Marty Pichinson gets called a lot of things: Silicon Valley’s undertaker, its terminator, a grave digger. These aren’t meant as slights; Pichinson is the founder of Sherwood Partners, a restructuring firm that Bay Area venture firms frequently turn to when they need someone to help sell off the assets of startups they have funded. The idea is to return at least some money to the company’s creditors and, if anything is left, to the VCs, too.

We last checked in with Pichinson almost exactly three years ago when the startup world was humming along. Even then, because of the sheer number of companies that get funded — and thus the number of startups that invariably don’t make it — Sherwood Partners was helping to wind down two to four companies a week.

Now, as he told us in conversation last week, it’s winding down two to three companies every day.

So who is shutting down, how does it all work and what can VCs expect to get in terms of a return in the age of the coronavirus?

Right now, Pichinson says the shutdowns are across verticals and across stages. “We’re in companies that raised $10 million to $25 million, to companies that raised up to $1.5 billion. It doesn’t matter what size they are; when they come to us, they’re all broke. If we’re closing it down to clean up and monetize what we can, they are basically in the same position, whether they raised $20 million or they were once a billion-dollar business.”

He says it typically takes a couple of weeks for his firm to get a handle on what kinds of assets it has to work with, the most valuable of these being a company’s intellectual property. Unsurprisingly, pricing for the IP — which sells for cash only — is all over the map, too.

“We have enough software that we could run certain values,” says Pichinson, “but the buyers are going to tell us what it’s worth. We have buyers that come in at 50%, 20% less than someone else, and we’re going to take the highest offer because that’s our job.”

For VCs, it’s mostly a matter of outsourcing what they don’t have the time or expertise to do themselves. By the time a company connects with a firm like Sherwood Partners, investors have already exhausted every other possible exit for the company, and the money restructuring can wring from its assets probably won’t add up to much, particularly if there is bank debt.

Indeed, Pichinson said that in such cases — and there are many — it’s more important that Sherwood does what it can to make back a company’s secured lenders their money, and “70% to 75% of the time, we’re pretty good at getting them close to 100 cents, 80 cents on the dollar.”

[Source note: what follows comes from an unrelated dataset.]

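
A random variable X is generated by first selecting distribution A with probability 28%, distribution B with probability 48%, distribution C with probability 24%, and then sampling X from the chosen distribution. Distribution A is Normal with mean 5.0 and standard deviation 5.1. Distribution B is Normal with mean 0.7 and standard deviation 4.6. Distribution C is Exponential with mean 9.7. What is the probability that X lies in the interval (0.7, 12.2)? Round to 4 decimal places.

0.5941

Conditional on each component, P(0.7 < X < 12.2): A: 0.721415; B: 0.49379; C: 0.646079.
By total probability, P(0.7 < X < 12.2) = 0.28·0.721415 + 0.48·0.49379 + 0.24·0.646079 = 0.594074.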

If there are no secured lenders, VCs are at the “top of the waterfall” typically — especially later-stage investors who might have agreed to a lofty valuation in exchange for more favorable liquidation terms.

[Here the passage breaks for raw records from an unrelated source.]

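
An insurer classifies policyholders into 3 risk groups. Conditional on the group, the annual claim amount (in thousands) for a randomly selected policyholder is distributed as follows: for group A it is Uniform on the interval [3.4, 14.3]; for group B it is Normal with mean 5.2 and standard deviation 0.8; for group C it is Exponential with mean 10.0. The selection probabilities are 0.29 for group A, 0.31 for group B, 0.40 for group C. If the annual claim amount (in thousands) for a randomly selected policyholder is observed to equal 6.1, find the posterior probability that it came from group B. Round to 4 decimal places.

0.6294

Likelihoods f(6.1 | ·): A: 0.0917431; B: 0.264846; C: 0.0543351.
Posterior ∝ prior × likelihood. Numerator for B: 0.31·0.264846 = 0.0821022.
Normalizing constant: 0.29·0.0917431 + 0.31·0.264846 + 0.4·0.0543351 = 0.130442.
P(B | observation) = 0.0821022 / 0.130442 = 0.629417.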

Because Pichinson — a former music manager — has been in the restructuring business for decades, we asked: Does he compare this downturn to previous downturns?

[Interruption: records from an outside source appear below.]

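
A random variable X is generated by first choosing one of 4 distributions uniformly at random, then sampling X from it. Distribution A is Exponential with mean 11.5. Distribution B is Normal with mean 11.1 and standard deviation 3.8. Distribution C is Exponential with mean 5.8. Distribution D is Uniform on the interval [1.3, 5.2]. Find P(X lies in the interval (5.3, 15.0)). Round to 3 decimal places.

0.367

Conditional on each component, P(5.3 < X < 15.0): A: 0.359385; B: 0.784163; C: 0.325695; D: 0.
By total probability, P(5.3 < X < 15.0) = 0.25·0.359385 + 0.25·0.784163 + 0.25·0.325695 + 0.25·0 = 0.367311.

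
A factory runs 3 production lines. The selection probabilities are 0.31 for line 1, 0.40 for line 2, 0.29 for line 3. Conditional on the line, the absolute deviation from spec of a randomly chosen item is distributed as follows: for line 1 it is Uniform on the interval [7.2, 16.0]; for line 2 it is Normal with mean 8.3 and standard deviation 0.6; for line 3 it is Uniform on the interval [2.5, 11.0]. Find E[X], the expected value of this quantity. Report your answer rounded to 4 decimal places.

Component means — 1: 11.6; 2: 8.3; 3: 6.75.
E[X] = 0.31·11.6 + 0.4·8.3 + 0.29·6.75 = 8.8735.

8.8735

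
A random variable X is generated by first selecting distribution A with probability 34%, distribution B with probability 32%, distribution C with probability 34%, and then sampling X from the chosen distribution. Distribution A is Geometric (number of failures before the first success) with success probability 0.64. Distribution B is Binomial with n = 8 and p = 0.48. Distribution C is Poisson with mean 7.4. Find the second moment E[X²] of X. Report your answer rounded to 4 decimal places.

26.8984

For each component E[X²] = Var + (mean)², giving A: 1.19531; B: 16.7424; C: 62.16.
Overall E[X²] = 0.34·1.19531 + 0.32·16.7424 + 0.34·62.16 = 26.8984.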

He says he really doesn’t.

“We’ve seen lots of ups and downs where one sector gets hot, then all of a sudden they stop and something else comes in [to take its place]. But right now, it’s across the board. It’s why I call it the ‘great unwinding,’ because we don’t know where it’s going to end.

“What we do know is that as far as us using our screens and working from home, [this pandemic] is going to accelerate that trend. The world will never be the same [when it comes to public spaces]. God forbid we go to a movie in nine months and someone is coughing who really choked on a piece of popcorn; we’re all going to freak out.”

We were tempted to laugh as he painted this picture, but Pichinson, who’d just installed a hummingbird feeder outside his home office, wasn’t joking.

“We know that the virus will probably continue in different virus form, because the carrier is not only the human species but the airplane. So we’re going to start doing things different. I personally would not want to be an investor in office real estate. [Companies will] finish their leases, but I don’t know anyone that’s going to take the same [amount of space].

“What we’re going through is very sad. It’s scary even for me. I’m not happy about it. It’s weird. It’s bizarre. But we’re not in control. So it’s different because we don’t know the end.”